Home   »  Borneo Wire Backissues  »  Summer 2002

Managing Their Own Future

Workshop helps villagers articulate natural resource management needs.
by Wick Pancoast

UBRA reforestation site
Workshop participants walk through a reforestation site planted by Uma Bawang villagers ten years before. These fast-growing illipe nut trees have multiple uses. The fruits are used for fishing and attract wild boar. Mature trees produce valuable hardwood. Photo: Borneo Project

Managing natural resources is nothing new for Borneo's forest-dwelling communities. However, the impacts of rapacious logging demand a more formalized and articulated approach to resource management if community resources are to be restored and protected over the long term. To address this issue, the Borneo Project facilitated a five-day training workshop in May exposing villagers to the concepts and practice of Community-based Resource Management (CRM).

In most cases, resource management plans and policies in Sarawak are generated by government officials who have no connection to the land and little, if any, respect for local practices. Instead, top-down resource management policies that cater to the needs of logging and plantation corporations often ignore legitimate land claims and run counter to local resource management needs. Sadly, rich indigenous knowledge is rarely considered when resource management policy decisions are made. The result has generated long-standing and sometimes violent conflicts between indigenous communities, the government and corporate interests, and has left Sarawak behind the rest of the world in terms of CRM.

Local participation in resource management decision-making, is the only hope for the conservation, restoration and preservation of Borneo's disappearing rainforests. To this end, the Borneo Project's CRM training program grows out of a larger strategy to help local communities develop resource management plans of their own. CRM plans, which integrate conservation strategies, business plans, watershed management and scientific monitoring, allow communities to present alternative visions of resource management to those promoted by the government, companies and other outsiders.

The May workshop, co-led by partner organizations Borneo Resources Institute and Sahabat Alam Malaysia, involved 55 participants from nine rural villages. Over the years, the villages have developed intricate systems to manage the rainforest. The workshop relied on the knowledge of villagers who have innovated various forms of CRM through local practice.

Site visits, facilitated discussions, information exchange and technical training sessions presented participants with ways in which CRM can be used as a tool to help communities assess, rehabilitate, conserve, cultivate and profit from natural resources. Over the five-day workshop, participants traveled to three different villages to learn from pilot CRM programs. These programs range from reforestation and rattan cultivation, to cash cropping, livestock rearing, handicraft enterprises and watershed protection. Bringing together leaders for this hands-on training allowed a valuable exchange of skills and successful practices.

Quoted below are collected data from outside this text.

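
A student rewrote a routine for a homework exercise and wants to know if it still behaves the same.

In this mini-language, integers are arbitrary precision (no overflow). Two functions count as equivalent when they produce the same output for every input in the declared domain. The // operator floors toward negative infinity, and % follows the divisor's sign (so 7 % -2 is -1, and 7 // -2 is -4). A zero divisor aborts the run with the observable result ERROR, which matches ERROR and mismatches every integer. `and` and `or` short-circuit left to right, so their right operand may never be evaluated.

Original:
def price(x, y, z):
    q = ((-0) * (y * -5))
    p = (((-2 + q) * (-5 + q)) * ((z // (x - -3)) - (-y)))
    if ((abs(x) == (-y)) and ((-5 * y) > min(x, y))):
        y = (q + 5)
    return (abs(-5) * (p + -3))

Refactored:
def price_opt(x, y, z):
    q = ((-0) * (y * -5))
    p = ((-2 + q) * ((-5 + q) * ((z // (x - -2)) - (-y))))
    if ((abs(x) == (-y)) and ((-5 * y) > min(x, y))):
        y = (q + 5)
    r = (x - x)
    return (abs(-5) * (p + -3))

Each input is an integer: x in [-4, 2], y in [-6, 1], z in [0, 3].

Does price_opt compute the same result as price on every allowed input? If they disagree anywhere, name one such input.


These are not equivalent — on x=-4, y=-6, z=2 the outputs split (-415 vs -365).
price: q=0, then p=-80, then ((abs(x) == (-y)) and ((-5 * y) > min(x, y))) is false, then returns -415
price_opt: q=0, then p=-70, then ((abs(x) == (-y)) and ((-5 * y) > min(x, y))) is false, then r=0, then returns -365
verdict: not equivalent; witness: x=-4, y=-6, z=2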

To bridge the gap between community and government resource planners, the workshop included a field visit to the Forest Department's Research Center. For most participants, this was their first opportunity to speak with staff at the forest department. Likewise, this was the first time that government researchers had heard of the village-based resource management program. While this relationship has a long way to grow, the workshop offered an important starting point.

In addition to local information exchange, the workshop offered examples of successful CRM initiatives from other countries. Two villagers from Indonesian Borneo joined the group to explain a successful rattan cultivation initiative involving 35 communities in Kalimantan. The visitors led a technical seminar on cultivation techniques and discussed their marketing strategies. In addition, Borneo Project volunteer Diana Wu, presented a case study of sustainable community forestry in Mexico.

Based on feedback from the workshop, The Borneo Project's CRM program will expand in the following areas:

  • Educational Exchanges: to promote the sharing of information among communities and expose CRM practitioners to a spectrum of tangible projects and opportunities.
  • Technical Training: to transfer skills to CRM practitioners that add value to local CRM efforts and enhance traditional knowledge and practice.
  • Research, Documentation & Advocacy: to expand the body of knowledge about CRM, highlight the best practices and build opportunities for project expansion and collaboration across sectors.
  • Community Capacity Development: to bring tools and resources to communities that help ensure long-term and effective project implementation and management.

Over the past three decades, every rural community in Sarawak has experienced the impacts of forest and habitat loss due to logging and plantation development. Wild game is less abundant, fisheries damaged, water systems silted, valuable timber scarce and forest resources depleted. With training, resources and support from the government, Borneo's communities have the ability to reverse this trend and ensure a healthy and sustainable future for themselves and the forest.